Family Violence [Course] (3)
This course is an in-depth analysis of the etiology dynamics of family violence. The analysis considers social, political, and economic dynamics that affect individuals and families. Appropriate assessment and treatment strategies to restore healthy family functioning and empower the victims are examined. Emphasis is on the need for quality direct services as well as public policy change.
Working with Trauma: Theory & Intervention Social Work [Course] (3)
This course is designed to provide the student with an understanding of the theoretical frameworks that define and assess the types of trauma, explain its biopsychosocial effects, and inform current best practice interventions. Attention is also given to understanding vicarious trauma and trauma informed care. Finally, trauma will be looked at through a variety of specific circumstances and demographic variables.

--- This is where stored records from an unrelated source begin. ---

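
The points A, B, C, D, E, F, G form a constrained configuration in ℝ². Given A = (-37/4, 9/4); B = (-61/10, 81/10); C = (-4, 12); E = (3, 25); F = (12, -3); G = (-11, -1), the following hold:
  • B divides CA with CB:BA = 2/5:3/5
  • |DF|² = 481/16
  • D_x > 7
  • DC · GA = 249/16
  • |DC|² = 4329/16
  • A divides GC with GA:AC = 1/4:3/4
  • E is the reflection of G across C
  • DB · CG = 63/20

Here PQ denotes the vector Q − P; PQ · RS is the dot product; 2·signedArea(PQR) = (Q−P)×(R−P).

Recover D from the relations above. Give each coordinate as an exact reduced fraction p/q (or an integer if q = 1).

1. D_x = 8  [line -7/4·x + -13/4·y + 263/16 = 0 ∩ |DC|² = 4329/16]
2. D_y = 3/4  [line -7/4·x + -13/4·y + 263/16 = 0 ∩ |DC|² = 4329/16]
   → D = (8, 3/4)

D = (8, 3/4)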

Cognitive and Behavioral Interventions [Course] (3)
This course covers the use of behavioral and cognitive interventions with individuals, groups, families, and couples in a variety of social work practice settings. Theoretical frameworks underlying cognitive and behavioral treatment are examined, and a variety of intervention skills are learned. Variables such as gender, race, ethnicity, and socioeconomic status are analyzed in relation to effective utilization of cognitive and behavioral interventions.
Personality Theory [Course] (3)
This course examines the theories of personality including psychoanalytical, trait, existential, and behavioral. Theorists' histories, concepts of personality structure and development, and related research are explored.
Cross-Cultural Experience in Social Work [Course] (1 - 3)
Cross-Cultural Experience in Social Work will introduce students to social work systems and processes as carried out in a country or territory other than the United States. Students will gain personal experience and interpersonal skills that can be effective tools when working with culturally and racially diverse groups. This course will explore selected social work policies as they relate to the nation's plans and programs in education, public information, and social welfare. Students will explore social work issues, agencies and programs sponsored by the Church, and/or those sponsored by the public sector. Prerequisite: Permission of Instructor
Independent Study [Course] (1 - 3)
This course is an elective in the curriculum that allows students the opportunity to expand on the research conducted in the Applied Research course or to expand their knowledge and/or skills in an in-depth and individual manner. The independent study is arranged with and supervised by a graduate faculty member.